Müslümanlar olarak bugün en başta gelen vazife ve sorumluluğumuz, İslâm’ın rahmet mesajlarını önce kendi hayatımızda yaşayarak göstermek, sonra da en yakınlarımızdan başlayarak dalga dalga içinde yaşadığımız topluma ve tüm insanlığa ulaştırmak için var gücümüzle çalışmaktır. Tevhitle vahdet arasındaki muhteşem ilişkiyi yeniden kurmaktır. Cehalet, tefrika ve yakılmak istenen fitne ateşine karşı İslâm medeniyetinin yüce değerlerini egemen kılmak için çalışmaktır. İman ve İslâm’ı öncelemektir.
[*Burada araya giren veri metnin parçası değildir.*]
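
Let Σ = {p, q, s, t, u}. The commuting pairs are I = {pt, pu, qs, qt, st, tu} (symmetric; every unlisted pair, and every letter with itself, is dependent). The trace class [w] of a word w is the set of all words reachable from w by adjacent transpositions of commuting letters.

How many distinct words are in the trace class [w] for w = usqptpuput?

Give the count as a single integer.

900

piece 0:u — minimal
piece 1:s rests on {0:u}
piece 2:q rests on {0:u}
piece 3:p rests on {1:s, 2:q}
piece 4:t — minimal
piece 5:p rests on {3:p}
piece 6:u rests on {1:s, 2:q}
piece 7:p rests on {5:p}
piece 8:u rests on {6:u}
piece 9:t rests on {4:t}
minimal pieces: {0:u, 4:t}
ways to finish when only these pieces remain (= sum over removing one remaining piece with nothing left below it):
  1 left: {7}→1  {8}→1  {9}→1
  2 left: {4,9}→1  {5,7}→1  {6,8}→1  {7,8}→2  {7,9}→2  {8,9}→2
  3 left: {3,5,7}→1  {4,7,9}→3  {4,8,9}→3  {5,7,8}→3  {5,7,9}→3  {6,7,8}→3  {6,8,9}→3  {7,8,9}→6
  4 left: {3,5,7,8}→4  {3,5,7,9}→4  {4,5,7,9}→6  {4,6,8,9}→6  {4,7,8,9}→12  {5,6,7,8}→6  {5,7,8,9}→12  {6,7,8,9}→12
  5 left: {3,4,5,7,9}→10  {3,5,6,7,8}→10  {3,5,7,8,9}→20  {4,5,7,8,9}→30  {4,6,7,8,9}→30  {5,6,7,8,9}→30
  6 left: {1,3,5,6,7,8}→10  {2,3,5,6,7,8}→10  {3,4,5,7,8,9}→60  {3,5,6,7,8,9}→60  {4,5,6,7,8,9}→90
  7 left: {1,2,3,5,6,7,8}→20  {1,3,5,6,7,8,9}→70  {2,3,5,6,7,8,9}→70  {3,4,5,6,7,8,9}→210
  8 left: {0,1,2,3,5,6,7,8}→20  {1,2,3,5,6,7,8,9}→160  {1,3,4,5,6,7,8,9}→280  {2,3,4,5,6,7,8,9}→280
  placing 0:u first → 720 extensions
  placing 4:t first → 180 extensions
total linear extensions = 900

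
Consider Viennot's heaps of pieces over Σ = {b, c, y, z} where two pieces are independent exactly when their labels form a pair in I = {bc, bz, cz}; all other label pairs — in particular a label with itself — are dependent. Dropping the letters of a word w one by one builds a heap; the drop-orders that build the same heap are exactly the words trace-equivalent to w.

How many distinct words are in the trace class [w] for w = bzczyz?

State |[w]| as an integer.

0(b) covers ∅
1(z) covers ∅
2(c) covers ∅
3(z) covers 1:z
4(y) covers 0:b, 2:c, 3:z
5(z) covers 4:y
floor of heap: 0:b, 1:z, 2:c
completions by unplaced set U, small U first (add the entries for U minus each lowest piece of U):
  |U|=1: {5}:1
  |U|=2: {4,5}:1
  |U|=3: {0,4,5}:1  {2,4,5}:1  {3,4,5}:1
  |U|=4: {0,2,4,5}:2  {0,3,4,5}:2  {1,3,4,5}:1  {2,3,4,5}:2
  start at 0(b): 3
  start at 1(z): 6
  start at 2(c): 3
sum over floor = 12

12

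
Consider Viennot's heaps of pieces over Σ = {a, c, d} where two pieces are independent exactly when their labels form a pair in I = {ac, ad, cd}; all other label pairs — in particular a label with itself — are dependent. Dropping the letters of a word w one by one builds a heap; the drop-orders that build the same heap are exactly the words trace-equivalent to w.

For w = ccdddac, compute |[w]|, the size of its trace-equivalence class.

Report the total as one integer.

140

piece 0:c — minimal
piece 1:c rests on {0:c}
piece 2:d — minimal
piece 3:d rests on {2:d}
piece 4:d rests on {3:d}
piece 5:a — minimal
piece 6:c rests on {1:c}
minimal pieces: {0:c, 2:d, 5:a}
ways to finish when only these pieces remain (= sum over removing one remaining piece with nothing left below it):
  1 left: {4}→1  {5}→1  {6}→1
  2 left: {1,6}→1  {3,4}→1  {4,5}→2  {4,6}→2  {5,6}→2
  3 left: {0,1,6}→1  {1,4,6}→3  {1,5,6}→3  {2,3,4}→1  {3,4,5}→3  {3,4,6}→3  {4,5,6}→6
  4 left: {0,1,4,6}→4  {0,1,5,6}→4  {1,3,4,6}→6  {1,4,5,6}→12  {2,3,4,5}→4  {2,3,4,6}→4  {3,4,5,6}→12
  5 left: {0,1,3,4,6}→10  {0,1,4,5,6}→20  {1,2,3,4,6}→10  {1,3,4,5,6}→30  {2,3,4,5,6}→20
  placing 0:c first → 60 extensions
  placing 2:d first → 60 extensions
  placing 5:a first → 20 extensions
total linear extensions = 140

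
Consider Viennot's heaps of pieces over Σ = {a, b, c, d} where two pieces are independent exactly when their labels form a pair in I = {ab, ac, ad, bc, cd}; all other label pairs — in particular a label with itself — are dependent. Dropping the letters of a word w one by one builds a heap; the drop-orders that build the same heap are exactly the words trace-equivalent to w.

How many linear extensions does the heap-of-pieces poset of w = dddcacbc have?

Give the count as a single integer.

280

piece 0:d — minimal
piece 1:d rests on {0:d}
piece 2:d rests on {1:d}
piece 3:c — minimal
piece 4:a — minimal
piece 5:c rests on {3:c}
piece 6:b rests on {2:d}
piece 7:c rests on {5:c}
minimal pieces: {0:d, 3:c, 4:a}
ways to finish when only these pieces remain (= sum over removing one remaining piece with nothing left below it):
  1 left: {4}→1  {6}→1  {7}→1
  2 left: {2,6}→1  {4,6}→2  {4,7}→2  {5,7}→1  {6,7}→2
  3 left: {1,2,6}→1  {2,4,6}→3  {2,6,7}→3  {3,5,7}→1  {4,5,7}→3  {4,6,7}→6  {5,6,7}→3
  4 left: {0,1,2,6}→1  {1,2,4,6}→4  {1,2,6,7}→4  {2,4,6,7}→12  {2,5,6,7}→6  {3,4,5,7}→4  {3,5,6,7}→4  {4,5,6,7}→12
  5 left: {0,1,2,4,6}→5  {0,1,2,6,7}→5  {1,2,4,6,7}→20  {1,2,5,6,7}→10  {2,3,5,6,7}→10  {2,4,5,6,7}→30  {3,4,5,6,7}→20
  6 left: {0,1,2,4,6,7}→30  {0,1,2,5,6,7}→15  {1,2,3,5,6,7}→20  {1,2,4,5,6,7}→60  {2,3,4,5,6,7}→60
  placing 0:d first → 140 extensions
  placing 3:c first → 105 extensions
  placing 4:a first → 35 extensions
total linear extensions = 280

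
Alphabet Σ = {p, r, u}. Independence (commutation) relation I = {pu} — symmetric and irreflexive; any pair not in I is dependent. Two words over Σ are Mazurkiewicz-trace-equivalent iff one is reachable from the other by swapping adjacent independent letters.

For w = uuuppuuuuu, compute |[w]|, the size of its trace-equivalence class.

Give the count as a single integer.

drop 0:u onto floor
drop 1:u onto {0:u}
drop 2:u onto {1:u}
drop 3:p onto floor
drop 4:p onto {3:p}
drop 5:u onto {2:u}
drop 6:u onto {5:u}
drop 7:u onto {6:u}
drop 8:u onto {7:u}
drop 9:u onto {8:u}
ground layer = {0:u, 3:p}
drop-orders for the pieces not yet dropped (sum over which currently-grounded one goes next):
  1 to go: {4} 1  {9} 1
  2 to go: {3,4} 1  {4,9} 2  {8,9} 1
  3 to go: {3,4,9} 3  {4,8,9} 3  {7,8,9} 1
  4 to go: {3,4,8,9} 6  {4,7,8,9} 4  {6,7,8,9} 1
  5 to go: {3,4,7,8,9} 10  {4,6,7,8,9} 5  {5,6,7,8,9} 1
  6 to go: {2,5,6,7,8,9} 1  {3,4,6,7,8,9} 15  {4,5,6,7,8,9} 6
  7 to go: {1,2,5,6,7,8,9} 1  {2,4,5,6,7,8,9} 7  {3,4,5,6,7,8,9} 21
  8 to go: {0,1,2,5,6,7,8,9} 1  {1,2,4,5,6,7,8,9} 8  {2,3,4,5,6,7,8,9} 28
  if 0:u drops first: 36 orders
  if 3:p drops first: 9 orders
heap linearizations: 45

45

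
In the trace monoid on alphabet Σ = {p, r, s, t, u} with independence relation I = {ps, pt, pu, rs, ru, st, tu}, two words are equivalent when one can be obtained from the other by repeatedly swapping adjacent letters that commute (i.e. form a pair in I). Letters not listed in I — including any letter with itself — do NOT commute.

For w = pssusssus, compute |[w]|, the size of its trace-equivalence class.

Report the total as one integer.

9

0(p) covers ∅
1(s) covers ∅
2(s) covers 1:s
3(u) covers 2:s
4(s) covers 3:u
5(s) covers 4:s
6(s) covers 5:s
7(u) covers 6:s
8(s) covers 7:u
floor of heap: 0:p, 1:s
completions by unplaced set U, small U first (add the entries for U minus each lowest piece of U):
  |U|=1: {0}:1  {8}:1
  |U|=2: {0,8}:2  {7,8}:1
  |U|=3: {0,7,8}:3  {6,7,8}:1
  |U|=4: {0,6,7,8}:4  {5,6,7,8}:1
  |U|=5: {0,5,6,7,8}:5  {4,5,6,7,8}:1
  |U|=6: {0,4,5,6,7,8}:6  {3,4,5,6,7,8}:1
  |U|=7: {0,3,4,5,6,7,8}:7  {2,3,4,5,6,7,8}:1
  start at 0(p): 1
  start at 1(s): 8
sum over floor = 9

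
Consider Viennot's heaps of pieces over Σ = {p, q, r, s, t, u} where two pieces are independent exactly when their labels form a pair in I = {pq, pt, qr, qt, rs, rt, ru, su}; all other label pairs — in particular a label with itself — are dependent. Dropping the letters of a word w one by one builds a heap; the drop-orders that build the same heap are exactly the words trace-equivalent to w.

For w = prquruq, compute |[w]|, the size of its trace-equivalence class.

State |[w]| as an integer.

25

#0=p has no predecessor
#1=r depends on [0:p]
#2=q has no predecessor
#3=u depends on [0:p, 2:q]
#4=r depends on [1:r]
#5=u depends on [3:u]
#6=q depends on [5:u]
sources: [0:p, 2:q]
N(rest) = Σ N(rest − s) over sources s of rest; N(one piece) = 1:
  size 1 → [4]=1  [6]=1
  size 2 → [1,4]=1  [4,6]=2  [5,6]=1
  size 3 → [1,4,6]=3  [3,5,6]=1  [4,5,6]=3
  size 4 → [1,4,5,6]=6  [2,3,5,6]=1  [3,4,5,6]=4
  size 5 → [1,3,4,5,6]=10  [2,3,4,5,6]=5
  first=0(p) contributes 15
  first=2(q) contributes 10
|[w]| = 25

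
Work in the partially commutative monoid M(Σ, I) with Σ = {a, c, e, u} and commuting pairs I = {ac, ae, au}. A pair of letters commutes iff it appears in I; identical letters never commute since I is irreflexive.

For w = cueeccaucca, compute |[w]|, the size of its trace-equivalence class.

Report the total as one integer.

55

drop 0:c onto floor
drop 1:u onto {0:c}
drop 2:e onto {1:u}
drop 3:e onto {2:e}
drop 4:c onto {3:e}
drop 5:c onto {4:c}
drop 6:a onto floor
drop 7:u onto {5:c}
drop 8:c onto {7:u}
drop 9:c onto {8:c}
drop 10:a onto {6:a}
ground layer = {0:c, 6:a}
drop-orders for the pieces not yet dropped (sum over which currently-grounded one goes next):
  1 to go: {9} 1  {10} 1
  2 to go: {6,10} 1  {8,9} 1  {9,10} 2
  3 to go: {6,9,10} 3  {7,8,9} 1  {8,9,10} 3
  4 to go: {5,7,8,9} 1  {6,8,9,10} 6  {7,8,9,10} 4
  5 to go: {4,5,7,8,9} 1  {5,7,8,9,10} 5  {6,7,8,9,10} 10
  6 to go: {3,4,5,7,8,9} 1  {4,5,7,8,9,10} 6  {5,6,7,8,9,10} 15
  7 to go: {2,3,4,5,7,8,9} 1  {3,4,5,7,8,9,10} 7  {4,5,6,7,8,9,10} 21
  8 to go: {1,2,3,4,5,7,8,9} 1  {2,3,4,5,7,8,9,10} 8  {3,4,5,6,7,8,9,10} 28
  9 to go: {0,1,2,3,4,5,7,8,9} 1  {1,2,3,4,5,7,8,9,10} 9  {2,3,4,5,6,7,8,9,10} 36
  if 0:c drops first: 45 orders
  if 6:a drops first: 10 orders
heap linearizations: 55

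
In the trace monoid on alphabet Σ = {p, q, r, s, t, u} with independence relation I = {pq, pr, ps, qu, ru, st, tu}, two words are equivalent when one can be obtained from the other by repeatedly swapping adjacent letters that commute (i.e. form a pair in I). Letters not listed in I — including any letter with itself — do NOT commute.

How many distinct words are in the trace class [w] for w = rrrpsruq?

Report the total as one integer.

18

drop 0:r onto floor
drop 1:r onto {0:r}
drop 2:r onto {1:r}
drop 3:p onto floor
drop 4:s onto {2:r}
drop 5:r onto {4:s}
drop 6:u onto {3:p, 4:s}
drop 7:q onto {5:r}
ground layer = {0:r, 3:p}
drop-orders for the pieces not yet dropped (sum over which currently-grounded one goes next):
  1 to go: {6} 1  {7} 1
  2 to go: {3,6} 1  {5,7} 1  {6,7} 2
  3 to go: {3,6,7} 3  {5,6,7} 3
  4 to go: {3,5,6,7} 6  {4,5,6,7} 3
  5 to go: {2,4,5,6,7} 3  {3,4,5,6,7} 9
  6 to go: {1,2,4,5,6,7} 3  {2,3,4,5,6,7} 12
  if 0:r drops first: 15 orders
  if 3:p drops first: 3 orders
heap linearizations: 18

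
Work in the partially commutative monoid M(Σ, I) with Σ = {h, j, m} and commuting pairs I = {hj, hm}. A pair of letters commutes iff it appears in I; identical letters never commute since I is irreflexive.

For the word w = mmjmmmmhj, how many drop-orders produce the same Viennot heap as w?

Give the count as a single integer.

0(m) covers ∅
1(m) covers 0:m
2(j) covers 1:m
3(m) covers 2:j
4(m) covers 3:m
5(m) covers 4:m
6(m) covers 5:m
7(h) covers ∅
8(j) covers 6:m
floor of heap: 0:m, 7:h
completions by unplaced set U, small U first (add the entries for U minus each lowest piece of U):
  |U|=1: {7}:1  {8}:1
  |U|=2: {6,8}:1  {7,8}:2
  |U|=3: {5,6,8}:1  {6,7,8}:3
  |U|=4: {4,5,6,8}:1  {5,6,7,8}:4
  |U|=5: {3,4,5,6,8}:1  {4,5,6,7,8}:5
  |U|=6: {2,3,4,5,6,8}:1  {3,4,5,6,7,8}:6
  |U|=7: {1,2,3,4,5,6,8}:1  {2,3,4,5,6,7,8}:7
  start at 0(m): 8
  start at 7(h): 1
sum over floor = 9

9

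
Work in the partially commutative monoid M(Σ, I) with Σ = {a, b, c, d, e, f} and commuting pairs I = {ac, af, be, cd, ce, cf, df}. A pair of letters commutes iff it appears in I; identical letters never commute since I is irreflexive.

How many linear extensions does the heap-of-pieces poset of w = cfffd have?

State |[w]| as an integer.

20

drop 0:c onto floor
drop 1:f onto floor
drop 2:f onto {1:f}
drop 3:f onto {2:f}
drop 4:d onto floor
ground layer = {0:c, 1:f, 4:d}
drop-orders for the pieces not yet dropped (sum over which currently-grounded one goes next):
  1 to go: {0} 1  {3} 1  {4} 1
  2 to go: {0,3} 2  {0,4} 2  {2,3} 1  {3,4} 2
  3 to go: {0,2,3} 3  {0,3,4} 6  {1,2,3} 1  {2,3,4} 3
  if 0:c drops first: 4 orders
  if 1:f drops first: 12 orders
  if 4:d drops first: 4 orders
heap linearizations: 20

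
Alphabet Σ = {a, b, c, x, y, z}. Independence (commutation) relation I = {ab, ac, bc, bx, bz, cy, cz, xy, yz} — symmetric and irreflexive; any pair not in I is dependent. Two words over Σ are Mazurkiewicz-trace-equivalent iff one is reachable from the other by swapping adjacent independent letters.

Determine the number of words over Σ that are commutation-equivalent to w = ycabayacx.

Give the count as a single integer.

#0=y has no predecessor
#1=c has no predecessor
#2=a depends on [0:y]
#3=b depends on [0:y]
#4=a depends on [2:a]
#5=y depends on [3:b, 4:a]
#6=a depends on [5:y]
#7=c depends on [1:c]
#8=x depends on [6:a, 7:c]
sources: [0:y, 1:c]
N(rest) = Σ N(rest − s) over sources s of rest; N(one piece) = 1:
  size 1 → [8]=1
  size 2 → [6,8]=1  [7,8]=1
  size 3 → [1,7,8]=1  [5,6,8]=1  [6,7,8]=2
  size 4 → [1,6,7,8]=3  [3,5,6,8]=1  [4,5,6,8]=1  [5,6,7,8]=3
  size 5 → [1,5,6,7,8]=6  [2,4,5,6,8]=1  [3,4,5,6,8]=2  [3,5,6,7,8]=4  [4,5,6,7,8]=4
  size 6 → [1,3,5,6,7,8]=10  [1,4,5,6,7,8]=10  [2,3,4,5,6,8]=3  [2,4,5,6,7,8]=5  [3,4,5,6,7,8]=10
  size 7 → [0,2,3,4,5,6,8]=3  [1,2,4,5,6,7,8]=15  [1,3,4,5,6,7,8]=30  [2,3,4,5,6,7,8]=18
  first=0(y) contributes 63
  first=1(c) contributes 21
|[w]| = 84

84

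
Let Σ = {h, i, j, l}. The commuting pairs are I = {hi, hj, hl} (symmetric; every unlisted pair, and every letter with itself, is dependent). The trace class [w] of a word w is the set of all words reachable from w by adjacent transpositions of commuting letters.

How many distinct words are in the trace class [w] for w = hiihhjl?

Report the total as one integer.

drop 0:h onto floor
drop 1:i onto floor
drop 2:i onto {1:i}
drop 3:h onto {0:h}
drop 4:h onto {3:h}
drop 5:j onto {2:i}
drop 6:l onto {5:j}
ground layer = {0:h, 1:i}
drop-orders for the pieces not yet dropped (sum over which currently-grounded one goes next):
  1 to go: {4} 1  {6} 1
  2 to go: {3,4} 1  {4,6} 2  {5,6} 1
  3 to go: {0,3,4} 1  {2,5,6} 1  {3,4,6} 3  {4,5,6} 3
  4 to go: {0,3,4,6} 4  {1,2,5,6} 1  {2,4,5,6} 4  {3,4,5,6} 6
  5 to go: {0,3,4,5,6} 10  {1,2,4,5,6} 5  {2,3,4,5,6} 10
  if 0:h drops first: 15 orders
  if 1:i drops first: 20 orders
heap linearizations: 35

35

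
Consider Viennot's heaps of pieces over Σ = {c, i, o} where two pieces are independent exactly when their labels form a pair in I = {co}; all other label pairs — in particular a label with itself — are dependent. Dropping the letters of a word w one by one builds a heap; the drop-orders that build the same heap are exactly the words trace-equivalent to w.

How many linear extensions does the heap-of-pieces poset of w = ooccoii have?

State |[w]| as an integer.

10

#0=o has no predecessor
#1=o depends on [0:o]
#2=c has no predecessor
#3=c depends on [2:c]
#4=o depends on [1:o]
#5=i depends on [3:c, 4:o]
#6=i depends on [5:i]
sources: [0:o, 2:c]
N(rest) = Σ N(rest − s) over sources s of rest; N(one piece) = 1:
  size 1 → [6]=1
  size 2 → [5,6]=1
  size 3 → [3,5,6]=1  [4,5,6]=1
  size 4 → [1,4,5,6]=1  [2,3,5,6]=1  [3,4,5,6]=2
  size 5 → [0,1,4,5,6]=1  [1,3,4,5,6]=3  [2,3,4,5,6]=3
  first=0(o) contributes 6
  first=2(c) contributes 4
|[w]| = 10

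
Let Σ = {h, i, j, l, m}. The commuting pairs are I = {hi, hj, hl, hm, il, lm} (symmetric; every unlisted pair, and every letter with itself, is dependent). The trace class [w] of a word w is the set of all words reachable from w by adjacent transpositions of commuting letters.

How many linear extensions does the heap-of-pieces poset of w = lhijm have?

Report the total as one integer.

#0=l has no predecessor
#1=h has no predecessor
#2=i has no predecessor
#3=j depends on [0:l, 2:i]
#4=m depends on [3:j]
sources: [0:l, 1:h, 2:i]
N(rest) = Σ N(rest − s) over sources s of rest; N(one piece) = 1:
  size 1 → [1]=1  [4]=1
  size 2 → [1,4]=2  [3,4]=1
  size 3 → [0,3,4]=1  [1,3,4]=3  [2,3,4]=1
  first=0(l) contributes 4
  first=1(h) contributes 2
  first=2(i) contributes 4
|[w]| = 10

10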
Önce kendi yaralarımızı sonra da âlem-i İslâm’ın yaralarını sarmak ve İslâm kardeşliğini yeniden ihya etmek için seferber olmaktır. Ülkemizi, İslâm beldelerini bir an önce selâm ve eman yurduna, ilim ve hikmet merkezlerine dönüştürmek için çaba sarfetmektir. Cami, mihrap, minber ve kürsüdeki hissiyat ve maneviyatı; tevhidi, vahdeti, sevgiyi, muhabbeti, merhameti, kardeşliği, birliği, beraberliği sokaklarımıza, mahallelerimize, şehirlerimize, metropollerimize kısacası hayata taşımak için cehd göstermektir. Camiye, mihraba, minbere, kürsüye asla cahiliye asabiyetini yaklaştırmamaktır. Allah’ın kelamını, Resulullah’ın sünnetini hiçbir zaman cahiliye asabiyetine payanda kılmamaktır. İzzet ve şerefin, soyda, dilde, ırkta, bölgede, coğrafyada, mezhepte ve meşrepte değil; İslâm’da, imanda, ahlakta ve fazilette olduğu gerçeğini hiçbir zaman akıldan çıkarmamaktır. Sorunlarımızın çözümünün, Müslüman kimliğini ve şahsiyetini doğru bir şekilde inşa etmekten geçtiğini bilmektir.